Bullish Story For Gold
One of the main drivers of gold stocks is the price of the yellow metal. Gold had a strong year in 2020, although it has been trading sideways for months, leaving investors hungering for a repeat of the record high above $2,000 an ounce earlier in the year.
In a “What I Learned This Week” report in December, 13D Research noted that investment demand for gold grew 21% year over year during the third quarter. Investment demand accounted for 55% of total demand.
The rally in gold prices enabled miners to expand their margins and generate record-high free cash flow, Scotiabank analyst Tanya Jakusconek said, according to Kitco. Many analysts are bullish on gold’s prospect for 2021. Credit Suisse targets an average price of $2,100 an ounce, while Goldman Sachs is calling for $2,300 an ounce.
What Does It Mean For Gold Mining Stocks?
In 2020, many gold stocks posted triple-digit gains. K92 Mining was up nearly 170%, while GoGold Resources gained more than 280%. Calibre Mining rose more than 160%, and Metalla Royalty and Streaming was up more than 100%.

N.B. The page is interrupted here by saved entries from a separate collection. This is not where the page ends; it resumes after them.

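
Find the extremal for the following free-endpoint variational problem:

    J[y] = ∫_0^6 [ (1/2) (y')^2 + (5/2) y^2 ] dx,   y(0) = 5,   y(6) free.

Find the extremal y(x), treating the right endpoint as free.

The Lagrangian L = (1/2) (y')^2 + (5/2) y^2 gives
    ∂L/∂y = 5 y,   ∂L/∂y' = y'.
Euler-Lagrange: y'' − 5 y = 0.
With k = sqrt(5), the general solution is
    y(x) = A cosh(sqrt(5) x) + B sinh(sqrt(5) x).
Fixed left endpoint y(0) = 5 ⇒ A = 5.
The right endpoint x = 6 is free, so the natural (transversality) condition is ∂L/∂y' |_{x=6} = 0, i.e. y'(6) = 0.
Compute y'(x) = A k sinh(k x) + B k cosh(k x), so
    y'(6) = A k sinh(k·6) + B k cosh(k·6) = 0
    ⇒ B = −A tanh(k·6) = − 5 tanh(sqrt(5)·6).
Therefore the extremal is
    y(x) = 5 cosh(sqrt(5) x) − 5 tanh(sqrt(5)·6) sinh(sqrt(5) x).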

John Hathaway of the Sprott Gold Equity Fund told Kitco that gold miners have significantly improved their margins, and production remains healthy. Despite those facts, he has never seen gold mining stocks as cheap as they are right now. He noted that the S&P 500 is trading at 16.3 times EV/EBITDA, while gold miners are trading at 7.6 times EV/EBITDA.
According to Hathaway, investors have been avoiding gold mining stocks for a few reasons. He said investors want to see if the companies learned their lessons from the last gold bull market. The yellow metal soared to record highs in 2011, but miners overleveraged their balance sheets, resulting in terrible margins.
However, this time around, gold miners have boosted their dividends and returned money to shareholders because their greatly improved margins enable them to do so.
Which Gold Stocks Will Perform The Best?
For 2021, Ralph Aldis of U.S. Global Investors likes RoxGold, Revival Gold, Barksdale Resources and Magna Gold. According to Kitco, he also advises investors to aim for junior or mid-tier gold miners instead of seniors like Barrick Gold or Newmont.
Aldis explained that senior gold miners like Newmont and Barrick are mostly flat in gold production. He believes they will have to make acquisitions if they don’t find new sources of gold themselves. That provides opportunities for smaller mining companies to be bought out. Last year was a weak year for consolidation in the gold mining industry, but Aldis expects it to pick up this year and next.
Hathaway also sees opportunities in smaller and mid-tier gold miners as he also looks for more consolidation in the sector this year. He said that ultimately, the price of the yellow metal is what will draw investors into mining stocks, and 2021 looks to have all the makings of a continued bull market for gold.